Le principal groupe indépendantiste ougandais se dit « dans une ville de guerre » après que le chef de l’armée – qui est le fils du président Yoweri Museveni – ait ordonné la fermeture de la télévision, des journaux et des stations de radio.

Le journal Daily Monitor a déclaré que les forces armées se trouvaient à l’extérieur de leur quartier général à Kampala et que NTV et Spark TV avaient été supprimées.

Le média fait partie du Nation Media Group, l’une des sociétés les plus importantes d’Afrique de l’Est.

On ne sait pas exactement ce qui a conduit à la répression, mais dans la lettre de X, le général Muhoozi Kainerugaba a déclaré : « JE NE CROIS PAS en une presse libre !

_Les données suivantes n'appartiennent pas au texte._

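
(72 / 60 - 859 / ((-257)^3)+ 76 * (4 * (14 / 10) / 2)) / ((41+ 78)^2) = 3632563761 / 240377211473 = 0.02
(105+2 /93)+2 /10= 48928 /465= 105.22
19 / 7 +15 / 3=54 / 7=7.71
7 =7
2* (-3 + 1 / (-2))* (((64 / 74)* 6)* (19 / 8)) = -3192 / 37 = -86.27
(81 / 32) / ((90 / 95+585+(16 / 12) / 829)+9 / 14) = 26792451 / 6208882160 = 0.00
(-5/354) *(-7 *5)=175/354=0.49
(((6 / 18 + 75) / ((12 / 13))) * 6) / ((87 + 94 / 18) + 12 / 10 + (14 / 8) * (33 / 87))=2556060 / 491129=5.20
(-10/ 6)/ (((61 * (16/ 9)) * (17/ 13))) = -195/ 16592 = -0.01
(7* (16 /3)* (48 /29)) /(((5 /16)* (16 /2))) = 3584 /145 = 24.72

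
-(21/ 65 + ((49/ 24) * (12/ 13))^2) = -13097/ 3380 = -3.87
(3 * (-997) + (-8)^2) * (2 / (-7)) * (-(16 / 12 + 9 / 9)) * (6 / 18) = -5854 / 9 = -650.44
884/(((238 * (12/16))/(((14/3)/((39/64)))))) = 1024/27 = 37.93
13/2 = 6.50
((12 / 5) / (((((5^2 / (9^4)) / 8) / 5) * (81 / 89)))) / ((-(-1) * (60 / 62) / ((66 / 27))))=8740512 / 125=69924.10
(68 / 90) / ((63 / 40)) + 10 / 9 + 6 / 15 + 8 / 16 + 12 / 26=217619 / 73710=2.95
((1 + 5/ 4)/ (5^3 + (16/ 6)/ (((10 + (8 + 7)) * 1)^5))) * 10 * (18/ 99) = 1318359375/ 40283203213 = 0.03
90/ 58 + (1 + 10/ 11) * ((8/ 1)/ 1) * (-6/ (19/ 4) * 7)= -809091/ 6061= -133.49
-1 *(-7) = 7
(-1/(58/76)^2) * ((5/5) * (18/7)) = -4.42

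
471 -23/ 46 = 941/ 2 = 470.50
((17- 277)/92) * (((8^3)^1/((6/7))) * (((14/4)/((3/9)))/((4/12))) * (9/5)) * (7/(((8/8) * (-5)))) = 15410304/115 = 134002.64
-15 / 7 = -2.14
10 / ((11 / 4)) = 40 / 11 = 3.64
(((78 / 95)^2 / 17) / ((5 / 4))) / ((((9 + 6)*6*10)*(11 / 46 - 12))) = -31096 / 10375365625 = -0.00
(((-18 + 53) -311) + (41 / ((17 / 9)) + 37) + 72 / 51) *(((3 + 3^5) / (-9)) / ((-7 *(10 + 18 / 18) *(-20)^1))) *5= 75235 / 3927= 19.16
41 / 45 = 0.91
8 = 8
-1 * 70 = -70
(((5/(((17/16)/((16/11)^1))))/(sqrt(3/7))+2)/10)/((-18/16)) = -1024 * sqrt(21)/5049 -8/45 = -1.11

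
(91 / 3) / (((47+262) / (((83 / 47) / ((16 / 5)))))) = 37765 / 697104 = 0.05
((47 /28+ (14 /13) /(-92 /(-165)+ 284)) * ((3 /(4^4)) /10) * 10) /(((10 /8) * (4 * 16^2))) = 2695533 /175007006720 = 0.00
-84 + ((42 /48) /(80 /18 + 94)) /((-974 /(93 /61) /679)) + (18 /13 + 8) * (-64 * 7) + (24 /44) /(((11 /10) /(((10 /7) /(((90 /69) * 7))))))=-139192662383665081 /32459161999264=-4288.24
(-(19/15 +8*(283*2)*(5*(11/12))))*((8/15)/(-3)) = 276728/75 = 3689.71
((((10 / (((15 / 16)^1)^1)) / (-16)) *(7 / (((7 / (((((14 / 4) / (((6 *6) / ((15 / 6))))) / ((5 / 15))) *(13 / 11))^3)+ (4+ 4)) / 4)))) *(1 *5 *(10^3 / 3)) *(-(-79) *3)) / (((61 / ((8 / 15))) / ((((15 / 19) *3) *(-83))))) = 24705825235000000 / 36921531671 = 669144.10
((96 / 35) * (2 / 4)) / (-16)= -3 / 35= -0.09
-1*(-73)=73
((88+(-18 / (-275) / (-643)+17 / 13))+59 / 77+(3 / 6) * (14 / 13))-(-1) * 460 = 805449417 / 1462825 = 550.61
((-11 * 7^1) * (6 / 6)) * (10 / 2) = -385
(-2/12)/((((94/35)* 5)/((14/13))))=-49/3666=-0.01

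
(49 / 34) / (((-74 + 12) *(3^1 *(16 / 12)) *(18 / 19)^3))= -336091 / 49175424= -0.01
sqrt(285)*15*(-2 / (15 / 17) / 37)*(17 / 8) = -289*sqrt(285) / 148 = -32.97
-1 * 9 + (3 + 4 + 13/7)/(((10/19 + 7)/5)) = -3119/1001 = -3.12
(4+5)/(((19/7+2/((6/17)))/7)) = 1323/176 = 7.52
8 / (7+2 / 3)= 24 / 23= 1.04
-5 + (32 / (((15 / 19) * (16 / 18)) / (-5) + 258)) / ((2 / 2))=-35833 / 7349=-4.88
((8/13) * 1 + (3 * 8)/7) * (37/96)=851/546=1.56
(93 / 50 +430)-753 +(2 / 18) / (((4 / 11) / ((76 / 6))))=-214157 / 675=-317.27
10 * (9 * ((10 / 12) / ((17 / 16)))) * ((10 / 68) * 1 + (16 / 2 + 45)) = 3751.56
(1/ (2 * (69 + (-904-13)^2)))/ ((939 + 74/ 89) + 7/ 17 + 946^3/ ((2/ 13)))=1513/ 14003289587348054080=0.00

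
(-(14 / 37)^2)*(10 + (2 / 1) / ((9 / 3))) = -6272 / 4107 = -1.53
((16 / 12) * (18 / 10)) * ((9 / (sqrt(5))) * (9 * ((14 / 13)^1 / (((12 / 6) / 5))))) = 6804 * sqrt(5) / 65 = 234.06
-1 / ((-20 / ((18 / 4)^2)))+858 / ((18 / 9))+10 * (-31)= 9601 / 80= 120.01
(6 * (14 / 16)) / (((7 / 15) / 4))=45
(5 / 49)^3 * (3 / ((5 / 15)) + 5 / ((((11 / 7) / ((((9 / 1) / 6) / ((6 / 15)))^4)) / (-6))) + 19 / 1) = -94217875 / 23664256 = -3.98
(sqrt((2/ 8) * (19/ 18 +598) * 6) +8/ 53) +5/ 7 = 321/ 371 +sqrt(32349)/ 6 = 30.84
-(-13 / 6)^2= -169 / 36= -4.69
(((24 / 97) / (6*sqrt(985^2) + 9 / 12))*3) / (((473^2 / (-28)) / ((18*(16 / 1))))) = -258048 / 57010400051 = -0.00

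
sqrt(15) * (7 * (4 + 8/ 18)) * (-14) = -3920 * sqrt(15)/ 9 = -1686.90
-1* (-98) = 98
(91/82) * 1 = 91/82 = 1.11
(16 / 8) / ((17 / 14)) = 28 / 17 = 1.65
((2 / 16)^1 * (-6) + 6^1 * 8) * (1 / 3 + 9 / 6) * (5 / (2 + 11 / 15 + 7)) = 51975 / 1168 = 44.50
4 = 4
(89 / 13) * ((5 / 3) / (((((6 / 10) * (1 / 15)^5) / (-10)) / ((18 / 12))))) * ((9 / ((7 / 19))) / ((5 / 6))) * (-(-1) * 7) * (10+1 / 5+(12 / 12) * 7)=-9938958187500 / 13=-764535245192.31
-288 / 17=-16.94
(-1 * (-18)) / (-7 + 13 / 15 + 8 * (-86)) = -135 / 5206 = -0.03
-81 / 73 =-1.11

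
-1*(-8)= 8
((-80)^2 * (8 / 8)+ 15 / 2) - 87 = 12641 / 2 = 6320.50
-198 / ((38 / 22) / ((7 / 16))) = -7623 / 152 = -50.15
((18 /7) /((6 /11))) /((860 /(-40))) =-66 /301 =-0.22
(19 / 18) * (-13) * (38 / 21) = -24.83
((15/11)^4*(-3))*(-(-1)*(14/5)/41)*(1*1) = -425250/600281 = -0.71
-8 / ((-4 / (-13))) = -26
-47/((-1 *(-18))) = -47/18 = -2.61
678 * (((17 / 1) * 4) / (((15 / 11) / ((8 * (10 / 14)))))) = 1352384 / 7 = 193197.71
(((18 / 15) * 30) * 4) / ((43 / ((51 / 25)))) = 7344 / 1075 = 6.83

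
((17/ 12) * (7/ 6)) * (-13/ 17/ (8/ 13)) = -1183/ 576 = -2.05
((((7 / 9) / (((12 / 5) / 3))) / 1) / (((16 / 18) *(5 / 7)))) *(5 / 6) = 245 / 192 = 1.28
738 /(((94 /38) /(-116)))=-1626552 /47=-34607.49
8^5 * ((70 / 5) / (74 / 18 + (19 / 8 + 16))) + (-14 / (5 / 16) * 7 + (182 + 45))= 164449693 / 8095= 20314.97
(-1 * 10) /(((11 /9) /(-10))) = 900 /11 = 81.82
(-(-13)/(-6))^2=169/36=4.69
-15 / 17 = -0.88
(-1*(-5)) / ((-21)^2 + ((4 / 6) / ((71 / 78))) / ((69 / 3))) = 1633 / 144041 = 0.01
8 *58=464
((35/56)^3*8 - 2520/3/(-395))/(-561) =-20627/2836416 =-0.01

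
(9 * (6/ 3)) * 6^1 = 108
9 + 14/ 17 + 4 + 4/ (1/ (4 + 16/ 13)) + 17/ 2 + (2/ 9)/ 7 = 1205129/ 27846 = 43.28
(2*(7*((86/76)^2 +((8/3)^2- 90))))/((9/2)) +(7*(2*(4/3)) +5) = -6732044/29241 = -230.23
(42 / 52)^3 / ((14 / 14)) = 9261 / 17576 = 0.53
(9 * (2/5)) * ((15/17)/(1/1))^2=810/289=2.80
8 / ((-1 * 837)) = -8 / 837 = -0.01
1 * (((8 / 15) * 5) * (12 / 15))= 32 / 15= 2.13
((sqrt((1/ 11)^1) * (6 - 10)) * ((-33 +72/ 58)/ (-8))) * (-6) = 2763 * sqrt(11)/ 319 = 28.73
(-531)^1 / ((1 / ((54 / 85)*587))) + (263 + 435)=-16772308 / 85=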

L’opposition et les groupes de défense des droits de l’homme accusent le général Kainerugaba d’être à la tête du régime hautement répressif dirigé par son père.

Les partisans du président et de sa famille affirment qu’ils ont assuré la stabilité en Ouganda et que l’économie a prospéré sous leur règne.

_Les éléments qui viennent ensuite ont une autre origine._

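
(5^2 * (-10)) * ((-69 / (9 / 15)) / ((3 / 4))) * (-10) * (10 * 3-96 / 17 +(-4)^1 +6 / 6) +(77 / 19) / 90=-237946498691 / 29070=-8185294.07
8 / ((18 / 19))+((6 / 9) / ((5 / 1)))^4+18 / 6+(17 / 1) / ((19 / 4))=15.02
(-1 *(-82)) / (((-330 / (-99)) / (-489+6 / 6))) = -60024 / 5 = -12004.80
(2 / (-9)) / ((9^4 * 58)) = -1 / 1712421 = -0.00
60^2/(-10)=-360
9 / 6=3 / 2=1.50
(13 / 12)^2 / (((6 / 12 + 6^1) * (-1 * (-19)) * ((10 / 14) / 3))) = 91 / 2280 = 0.04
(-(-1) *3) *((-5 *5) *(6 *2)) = -900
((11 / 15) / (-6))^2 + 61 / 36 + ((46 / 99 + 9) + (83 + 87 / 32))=69065173 / 712800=96.89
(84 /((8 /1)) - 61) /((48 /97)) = -102.05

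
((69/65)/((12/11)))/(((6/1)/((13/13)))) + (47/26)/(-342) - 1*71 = -6299369/88920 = -70.84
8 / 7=1.14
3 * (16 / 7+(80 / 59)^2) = 301488 / 24367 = 12.37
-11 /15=-0.73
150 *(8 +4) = 1800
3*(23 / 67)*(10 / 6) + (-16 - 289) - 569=-58443 / 67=-872.28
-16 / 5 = -3.20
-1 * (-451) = 451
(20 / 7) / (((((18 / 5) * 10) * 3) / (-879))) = -1465 / 63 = -23.25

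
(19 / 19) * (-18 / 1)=-18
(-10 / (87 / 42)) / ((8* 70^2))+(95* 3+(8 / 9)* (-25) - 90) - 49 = 9045671 / 73080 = 123.78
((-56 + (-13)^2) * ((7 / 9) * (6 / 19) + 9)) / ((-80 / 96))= -119102 / 95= -1253.71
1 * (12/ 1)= 12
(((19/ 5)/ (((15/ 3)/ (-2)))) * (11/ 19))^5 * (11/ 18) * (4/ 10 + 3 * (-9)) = 3769881808/ 439453125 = 8.58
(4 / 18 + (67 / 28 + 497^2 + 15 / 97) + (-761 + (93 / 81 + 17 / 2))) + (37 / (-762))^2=72817471848220 / 295692957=246260.42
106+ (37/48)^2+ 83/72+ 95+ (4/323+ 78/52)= 204.26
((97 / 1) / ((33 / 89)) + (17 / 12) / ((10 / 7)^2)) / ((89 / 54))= 31161267 / 195800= 159.15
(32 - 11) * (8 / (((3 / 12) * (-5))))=-672 / 5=-134.40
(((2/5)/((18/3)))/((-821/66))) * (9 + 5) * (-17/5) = 5236/20525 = 0.26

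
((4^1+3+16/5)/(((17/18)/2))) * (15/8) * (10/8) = 405/8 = 50.62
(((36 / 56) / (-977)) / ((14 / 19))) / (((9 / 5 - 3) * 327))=95 / 41745256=0.00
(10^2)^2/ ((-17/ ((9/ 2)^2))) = -202500/ 17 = -11911.76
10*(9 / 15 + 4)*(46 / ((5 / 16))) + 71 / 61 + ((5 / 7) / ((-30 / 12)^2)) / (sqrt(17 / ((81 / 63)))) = 6772.40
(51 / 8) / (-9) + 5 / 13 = -101 / 312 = -0.32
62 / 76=31 / 38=0.82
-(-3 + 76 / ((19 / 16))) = -61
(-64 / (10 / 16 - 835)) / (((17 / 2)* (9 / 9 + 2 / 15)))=1024 / 128605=0.01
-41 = -41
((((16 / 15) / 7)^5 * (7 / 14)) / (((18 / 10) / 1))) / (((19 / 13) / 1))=6815744 / 436488294375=0.00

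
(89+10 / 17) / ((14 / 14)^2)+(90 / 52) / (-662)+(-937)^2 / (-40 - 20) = -31915556827 / 2194530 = -14543.23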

Le président Museveni, 81 ans, est un ancien chef rebelle qui a pris le pouvoir il y a 40 ans.

Il a remporté un septième mandat en janvier et nombreux sont ceux qui pensent qu’il prépare son fils à lui succéder un jour.

Le général Kainerugaba a déclaré sur X que son « père » lui avait donné « le pouvoir de fermer tous les médias de mon choix ».

Il a ajouté que NTV et Daily Monitor « ne rouvriront pas sans ma permission ».

« A partir de maintenant, TOUS les médias en Ouganda respecteront la loi ! » » ajouta le général.